The US Navy recently put on a once-in-a-decade show of force, with three US aircraft carriers operating side by side in the Pacific Ocean just a few hundred miles from North Korea — but it cost them in a way that might hurt the force's future.
The exercise added emphasis to President Donald Trump's trip to Asia, where he spoke to heads of state about the need to crack down on North Korea and to enforce international law in the South China Sea, but according to Vice Adm. Mike Shoemaker, the commander of Naval Air Forces, it wasn't cheap.
"To get Carl Vinson, Nimitz and Theodore Roosevelt [the three carriers used] ready to deploy in January, June and October of this year, and equip their embarked air wings with the required number of mission-capable jets, 94 strike fighters had to be transferred to and from the maintenance depots or between F-18 squadrons on both coasts," Shoemaker told the House Armed Services Committee on Thursday, as the Washington Examiner notes.

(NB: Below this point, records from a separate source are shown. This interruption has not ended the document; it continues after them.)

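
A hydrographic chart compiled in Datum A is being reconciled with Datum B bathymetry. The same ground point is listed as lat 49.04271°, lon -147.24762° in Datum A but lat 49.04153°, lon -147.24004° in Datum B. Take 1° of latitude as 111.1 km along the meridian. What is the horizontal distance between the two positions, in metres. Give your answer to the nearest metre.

567 m

Δφ = 49.04153° − 49.04271° = -0.00118°; Δλ = -147.24004° − -147.24762° = +0.00758°.
ΔN = Δφ × 111100 = -131.1 m; ΔE = Δλ × 111100 × cos(49.04271°) = +0.00758 × 111100 × 0.655496 = 552.0 m.
Distance = √(ΔE² + ΔN²) = √(552.0² + (-131.1)²) = 567.4 m.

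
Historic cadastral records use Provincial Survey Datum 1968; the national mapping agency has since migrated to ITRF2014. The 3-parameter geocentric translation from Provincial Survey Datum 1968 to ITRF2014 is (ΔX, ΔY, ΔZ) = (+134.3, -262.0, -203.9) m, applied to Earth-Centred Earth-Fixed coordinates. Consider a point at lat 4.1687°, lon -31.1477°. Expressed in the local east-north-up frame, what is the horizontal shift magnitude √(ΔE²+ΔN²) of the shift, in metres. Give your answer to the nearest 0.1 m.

The local east axis at (φ, λ) is (−sin λ, cos λ, 0), so ΔE = −sin(-31.1477°)·134.3 + cos(-31.1477°)·(-262.0) = -154.76 m.
The local north axis is (−sin φ cos λ, −sin φ sin λ, cos φ), giving ΔN = -8.355 − 9.851 − 203.361 = -221.57 m.
Horizontal magnitude = √(ΔE² + ΔN²) = √((-154.76)² + (-221.57)²) = 270.27 m.

270.3 m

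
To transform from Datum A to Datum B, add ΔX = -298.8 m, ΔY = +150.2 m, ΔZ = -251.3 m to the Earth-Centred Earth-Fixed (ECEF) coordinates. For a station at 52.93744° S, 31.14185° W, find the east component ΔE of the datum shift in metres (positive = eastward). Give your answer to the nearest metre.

ΔE = -26 m

At φ = -52.93744°, λ = -31.14185°: sin φ = -0.797978, cos φ = 0.602687, sin λ = -0.517159, cos λ = 0.855890.
ΔE = −sin λ·ΔX + cos λ·ΔY = −(-0.517159)·(-298.8) + (0.855890)·(150.2) = -25.97 m.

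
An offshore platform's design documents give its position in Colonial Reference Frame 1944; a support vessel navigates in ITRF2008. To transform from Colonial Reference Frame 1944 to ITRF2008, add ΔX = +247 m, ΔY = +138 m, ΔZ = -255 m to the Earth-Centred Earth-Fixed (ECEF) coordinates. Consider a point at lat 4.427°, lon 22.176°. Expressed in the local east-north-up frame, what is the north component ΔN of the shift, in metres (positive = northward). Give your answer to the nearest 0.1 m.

At φ = 4.427°, λ = 22.176°: sin φ = 0.077189, cos φ = 0.997016, sin λ = 0.377453, cos λ = 0.926029.
ΔN = −sin φ cos λ·ΔX − sin φ sin λ·ΔY + cos φ·ΔZ = −(0.077189)(0.926029)(247) − (0.077189)(0.377453)(138) + (0.997016)(-255) = -275.92 m.

ΔN = -275.9 m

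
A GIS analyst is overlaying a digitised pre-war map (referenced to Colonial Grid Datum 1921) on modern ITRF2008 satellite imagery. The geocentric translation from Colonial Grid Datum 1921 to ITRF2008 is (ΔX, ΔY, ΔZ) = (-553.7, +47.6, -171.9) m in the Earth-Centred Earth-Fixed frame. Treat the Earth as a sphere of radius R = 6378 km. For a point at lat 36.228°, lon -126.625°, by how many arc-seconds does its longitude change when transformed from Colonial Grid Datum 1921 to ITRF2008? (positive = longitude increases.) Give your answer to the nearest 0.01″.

sin φ = 0.591000, cos φ = 0.806672, sin λ = -0.802557, cos λ = -0.596575.
East component: ΔE = −sin λ·ΔX + cos λ·ΔY = −(-0.802557)(-553.7) + (-0.596575)(47.6) = -472.77 m.
1° of latitude spans πR/180 = 111317 m; at latitude φ, 1° of longitude spans that × cos φ = 89796.3 m, so Δλ = -472.77 / 89796.3 × 3600 = -18.954″.

Δλ = -18.95″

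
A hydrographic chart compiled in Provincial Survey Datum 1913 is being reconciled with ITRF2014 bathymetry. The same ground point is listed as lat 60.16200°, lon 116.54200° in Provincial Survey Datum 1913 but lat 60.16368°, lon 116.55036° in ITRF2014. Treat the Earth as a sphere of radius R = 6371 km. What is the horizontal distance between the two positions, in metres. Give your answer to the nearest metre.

499 m

Δφ = 60.16368° − 60.16200° = +0.00168°; Δλ = 116.55036° − 116.54200° = +0.00836°.
1° along a meridian = πR/180 = 111195 m.
ΔN = Δφ × 111195 = 186.8 m; ΔE = Δλ × 111195 × cos(60.16200°) = +0.00836 × 111195 × 0.497549 = 462.5 m.
Distance = √(ΔE² + ΔN²) = √(462.5² + 186.8²) = 498.8 m.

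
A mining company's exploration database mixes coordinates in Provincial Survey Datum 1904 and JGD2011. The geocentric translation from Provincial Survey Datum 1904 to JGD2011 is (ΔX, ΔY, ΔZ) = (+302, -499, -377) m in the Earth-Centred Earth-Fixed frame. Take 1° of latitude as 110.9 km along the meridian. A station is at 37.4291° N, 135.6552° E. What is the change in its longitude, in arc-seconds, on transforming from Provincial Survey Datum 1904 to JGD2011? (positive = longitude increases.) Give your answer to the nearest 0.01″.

Δλ = 5.96″

sin φ = 0.607779, cos φ = 0.794106, sin λ = 0.698975, cos λ = -0.715146.
East component: ΔE = −sin λ·ΔX + cos λ·ΔY = −(0.698975)(302) + (-0.715146)(-499) = 145.77 m.
1° of latitude spans 110900 m; at latitude φ, 1° of longitude spans that × cos φ = 88066.4 m, so Δλ = 145.77 / 88066.4 × 3600 = 5.959″.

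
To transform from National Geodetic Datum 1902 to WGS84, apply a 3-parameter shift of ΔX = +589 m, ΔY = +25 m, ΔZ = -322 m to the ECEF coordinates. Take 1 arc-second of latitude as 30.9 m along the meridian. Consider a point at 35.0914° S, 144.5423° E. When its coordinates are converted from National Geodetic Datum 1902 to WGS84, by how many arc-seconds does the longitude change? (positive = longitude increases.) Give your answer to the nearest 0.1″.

sin φ = -0.574882, cos φ = 0.818236, sin λ = 0.580102, cos λ = -0.814544.
East component: ΔE = −sin λ·ΔX + cos λ·ΔY = −(0.580102)(589) + (-0.814544)(25) = -362.04 m.
1° of latitude spans 3600 × 30.90 = 111240 m; at latitude φ, 1° of longitude spans that × cos φ = 91020.6 m, so Δλ = -362.04 / 91020.6 × 3600 = -14.319″.

Δλ = -14.3″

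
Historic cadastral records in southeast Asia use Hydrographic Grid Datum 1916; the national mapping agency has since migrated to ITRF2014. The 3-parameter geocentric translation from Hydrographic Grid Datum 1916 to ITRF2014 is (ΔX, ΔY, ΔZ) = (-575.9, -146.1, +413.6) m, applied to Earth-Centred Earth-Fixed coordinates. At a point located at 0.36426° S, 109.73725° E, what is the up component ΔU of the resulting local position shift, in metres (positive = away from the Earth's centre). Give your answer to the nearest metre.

The local up (radial) axis is (cos φ cos λ, cos φ sin λ, sin φ), giving ΔU = 194.482 − 137.514 − 2.629 = 54.34 m.

ΔU = 54 m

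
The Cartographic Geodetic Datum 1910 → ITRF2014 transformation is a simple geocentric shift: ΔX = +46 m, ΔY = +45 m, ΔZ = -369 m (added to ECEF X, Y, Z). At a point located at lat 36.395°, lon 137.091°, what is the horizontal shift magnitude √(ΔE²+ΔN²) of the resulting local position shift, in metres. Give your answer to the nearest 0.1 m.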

"This included pulling aircraft from the fleet replacement squadrons, where our focus should be on training new aviators," Shoemaker added.
The massive reshuffling of jets leaves non-deployed squadrons without planes to practice on, which will have "detrimental impacts to both retention and future experience levels" of those pilots, according to Shoemaker.
Overall, Shoemaker came off extremely negative on the exercise, which he says caused "several hundred" parts to be "cannibalized," or taken from other jets to fix the F-18s going on the carriers. The task decimated the "readiness of squadrons" and added "significantly and unnecessarily to the workload of our maintainers," according to Shoemaker.
In total, Shoemaker reported that 300 sailors had to be reassigned to complete the task, and he expects it to affect the Navy's ability to retain talent.
In September, Shoemaker said in a Navy release that naval planes for intelligence gathering, surveillance, and reconnaissance had decreased by 81 while the demands on the remaining aircraft only grew. The military's readiness has suffered across the board since the sequestration took hold in 2011, freezing the military's funding while demands on all services only grew.
Though the US's budget includes more money for naval readiness, it seems that the rebuilt, revitalized military often spoken of by Trump has yet to materialize, although the demand for it has grown.
In an interview earlier this month, Trump described the military as "getting stronger" due to increased funding.
"It's been depleted and now it's growing very fast," Trump said.
But now it seems that whatever short-term gain could have been had in making a point to North Korea or China had an ill effect on naval readiness on the whole.